Unemployed at 62? Do something about that before starting benefits.
You get the highest possible Social Security benefit if you wait until you’re 70 to take it. Only 3% of retirees do so. More than a third sign up at the earliest age, 62, and wind up with a sharply reduced monthly benefit. Why is that?
In many cases because they aren’t employed. They don’t know how to make ends meet without the immediate cash.
Most of these early retirees are making a mistake. They’re walking away from financial security for their later years. To preserve it they should get a job, any job, and postpone Social Security benefits.
If your earnings history qualifies you for $1,800 a month at age 62, it’s good for a $3,168 benefit if you delay your start date until 70. That incremental $1,368 is money you’ll really need in your late 70s and 80s, when you’re too old to work.
You might assume that the government has set up a fair trade-off between your starting age and your payment. With delay, you collect more per month but for fewer years. You think, in other words, that if you live to your life expectancy (late 80s, for someone now 62) you’ll get the same total whenever you begin benefits.
But the trade-off isn’t fair. It penalizes early claimers.
I have a calculator that pencils in the numbers. Go to What’s Your Social Security Benefit Worth and download the spreadsheet. Fill in age, gender, health status and projected benefit at “full retirement age” for you and your spouse.
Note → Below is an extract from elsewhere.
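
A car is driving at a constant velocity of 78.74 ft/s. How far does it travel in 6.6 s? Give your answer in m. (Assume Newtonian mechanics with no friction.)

v = 78.74 ft/s × 0.3048 = 24.0 m/s
d = v × t = 24.0 × 6.6 = 158.4 m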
For people now retiring, the full retirement age is between 66 and 67. You can find the projected benefit by logging into your account at the Social Security Administration.
The calculator compares two claiming strategies. One has you and your spouse claiming as soon as possible: age 62 for retirement or 60 for a survivor benefit. The other strategy is to claim late. It has the higher earner waiting until 70 to start and the lesser earner in the couple picking either 66 or 70 as a starting age, whichever is more likely to yield a better lifetime total payout.
The spreadsheet figures out the present value of the two income streams, discounted for interest rates and the probabilities of survival to different ages. There’s usually a wide gulf between the two numbers. Claiming early is likely to be worth $100,000 to $200,000 less than claiming late.
The calculator takes your health into account. But you’ll be surprised to see that being in poor health doesn’t necessarily make it a good idea to start early, at least if you are the higher earner in a couple. Remember that your surviving spouse picks up your benefit when you’re gone. Delaying to age 70 means means your loved one won’t be starving 20 years from now.
While the majority of early claimers are pressed financially, a few are comfortable yet think they can do better by getting benefits early and investing the cash. They’re making a mistake, too. See Wrong Reason #2 To Claim Social Security Early.
Whichever group you’re in, check out the numbers. Before marching into a Social Security office to start benefits, see if you’re leaving $100,000 on the table.